There is a significant linear relationship between the share of each cluster and a country's GDP per capita. It's strong and positive for seasoned ml-professionals. It's moderately positive for seasoned coders. The shares for students, young professionals and inexperienced people are negatively correlated. There are two possible reason I can think of for the relationships. The first one is the negative relationship between birthrates and a country's wealth. The above observed relationships could be representative for a lack of young people who could become data analysts and data scientists in wealthy countries. The second reason I can think of is that this may represent different levels of maturity in each country's tech-sector. Nevertheless, this is still an interesting observation, despite my inability to properly explain it.

# Conclusion

I identified 5 distinct types of Kagglers.
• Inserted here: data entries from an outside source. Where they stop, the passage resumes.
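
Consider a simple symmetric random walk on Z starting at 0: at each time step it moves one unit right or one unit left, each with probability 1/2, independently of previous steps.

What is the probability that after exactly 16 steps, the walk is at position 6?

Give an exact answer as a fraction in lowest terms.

To reach position 6 after 16 steps: need 11 steps of +1 and 5 of -1.
Favorable paths: C(16,11) = 4368
Total paths: 2^16 = 65536
P = 4368/65536 = 273/4096

Answer: 273/4096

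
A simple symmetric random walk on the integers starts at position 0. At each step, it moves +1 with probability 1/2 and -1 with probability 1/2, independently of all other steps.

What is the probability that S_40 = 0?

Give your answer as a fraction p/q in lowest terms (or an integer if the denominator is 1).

Answer: 34461632205/274877906944

Derivation:
To return to 0 after 40 steps: need exactly 20 steps of +1 and 20 of -1.
Favorable paths: C(40,20) = 137846528820
Total paths: 2^40 = 1099511627776
P = 137846528820/1099511627776 = 34461632205/274877906944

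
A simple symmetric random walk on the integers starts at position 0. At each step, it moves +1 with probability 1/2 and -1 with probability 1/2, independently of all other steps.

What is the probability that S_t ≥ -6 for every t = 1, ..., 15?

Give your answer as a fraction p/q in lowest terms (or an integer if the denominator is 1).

Let f(t,s) = #length-t paths at position s with S_1..S_t all ≥ -6.
f(t,s) = f(t-1,s-1) + f(t-1,s+1) for s ≥ -6; f(t,s) = 0 for s < -6.
t=0: f(0,0)=1
t=1: f(1,-1)=1 f(1,1)=1
t=2: f(2,-2)=1 f(2,0)=2 f(2,2)=1
t=3: f(3,-3)=1 f(3,-1)=3 f(3,1)=3 f(3,3)=1
t=4: f(4,-4)=1 f(4,-2)=4 f(4,0)=6 f(4,2)=4 f(4,4)=1
t=5: f(5,-5)=1 f(5,-3)=5 f(5,-1)=10 f(5,1)=10 f(5,3)=5 f(5,5)=1
t=6: f(6,-6)=1 f(6,-4)=6 f(6,-2)=15 f(6,0)=20 f(6,2)=15 f(6,4)=6 f(6,6)=1
t=7: f(7,-5)=7 f(7,-3)=21 f(7,-1)=35 f(7,1)=35 f(7,3)=21 f(7,5)=7 f(7,7)=1
t=8: f(8,-6)=7 f(8,-4)=28 f(8,-2)=56 f(8,0)=70 f(8,2)=56 f(8,4)=28 f(8,6)=8 f(8,8)=1
t=9: f(9,-5)=35 f(9,-3)=84 f(9,-1)=126 f(9,1)=126 f(9,3)=84 f(9,5)=36 f(9,7)=9 f(9,9)=1
t=10: f(10,-6)=35 f(10,-4)=119 f(10,-2)=210 f(10,0)=252 f(10,2)=210 f(10,4)=120 f(10,6)=45 f(10,8)=10 f(10,10)=1
t=11: f(11,-5)=154 f(11,-3)=329 f(11,-1)=462 f(11,1)=462 f(11,3)=330 f(11,5)=165 f(11,7)=55 f(11,9)=11 f(11,11)=1
t=12: f(12,-6)=154 f(12,-4)=483 f(12,-2)=791 f(12,0)=924 f(12,2)=792 f(12,4)=495 f(12,6)=220 f(12,8)=66 f(12,10)=12 f(12,12)=1
t=13: f(13,-5)=637 f(13,-3)=1274 f(13,-1)=1715 f(13,1)=1716 f(13,3)=1287 f(13,5)=715 f(13,7)=286 f(13,9)=78 f(13,11)=13 f(13,13)=1
t=14: f(14,-6)=637 f(14,-4)=1911 f(14,-2)=2989 f(14,0)=3431 f(14,2)=3003 f(14,4)=2002 f(14,6)=1001 f(14,8)=364 f(14,10)=91 f(14,12)=14 f(14,14)=1
t=15: f(15,-5)=2548 f(15,-3)=4900 f(15,-1)=6420 f(15,1)=6434 f(15,3)=5005 f(15,5)=3003 f(15,7)=1365 f(15,9)=455 f(15,11)=105 f(15,13)=15 f(15,15)=1
Σ_s f(15,s) = 30251
P = 30251/32768 = 30251/32768

Answer: 30251/32768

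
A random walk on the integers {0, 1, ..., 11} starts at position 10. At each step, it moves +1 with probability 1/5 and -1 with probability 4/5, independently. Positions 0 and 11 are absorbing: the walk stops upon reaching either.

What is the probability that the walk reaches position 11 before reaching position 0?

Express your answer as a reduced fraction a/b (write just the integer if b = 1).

Answer: 349525/1398101

Derivation:
Biased walk: p = 1/5, q = 4/5, r = q/p = 4
Gambler's ruin: P(hit 11 before 0 | start at 10) = (1 - r^a)/(1 - r^N)
r^10 = 1048576; r^11 = 4194304
P = (1 - 1048576) / (1 - 4194304) = -1048575 / -4194303 = 349525/1398101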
The first group are the Seasoned ML-Professionals. They are among the oldest Kagglers and have the most experience in machine learning. The most common occupation is 'Data Scientist' and the second most common is 'Research Scientist'. 17% of this type reported that they or their team have spent at least 100,000 USD on ml- and cloud computing services in the past 5 years. This cluster has the smallest share of women with only 11%. The group of Seasoned Coders is the oldest one and has similar experience in coding as the Seasoned ML-Professionals, yet they have little experience in machine learning. Most Kagglers belonging to this group are software engineers. They for a large part don't use ml-methods at their workplace as 61% reported that their company doesn't use ml-methods or they are unaware if their company does. The share of women is also very low with only 14%. The cluster for people who are inexperienced with ml-methods is rather heterogenous as the four most common answers regarding their occupation were that they're currently not employed, that their job can't be described by any of the options, that they work as data analysts or data scientist. Data analysts and data scientists from this group are generally less experienced in using ml-methods. This group is at the younger end of the spectrum. A relatively large share of this cluster is female with 23%. Young ML-Professionals are young adults who mostly work at companies, with a moderate usage of ml-methods. By far the most common job is data scientist, followed by data analyst, software engineer and machine learning engineer. The students are the youngest and fairly inexperienced. The share of women is 23%. It might be reasonable to have a look at accessibility of well-paid data science jobs for women. Another interesting observation is that the relative frequency of each type differs a lot across countries. This is correlated with a country's PPP adjusted GDP per capita.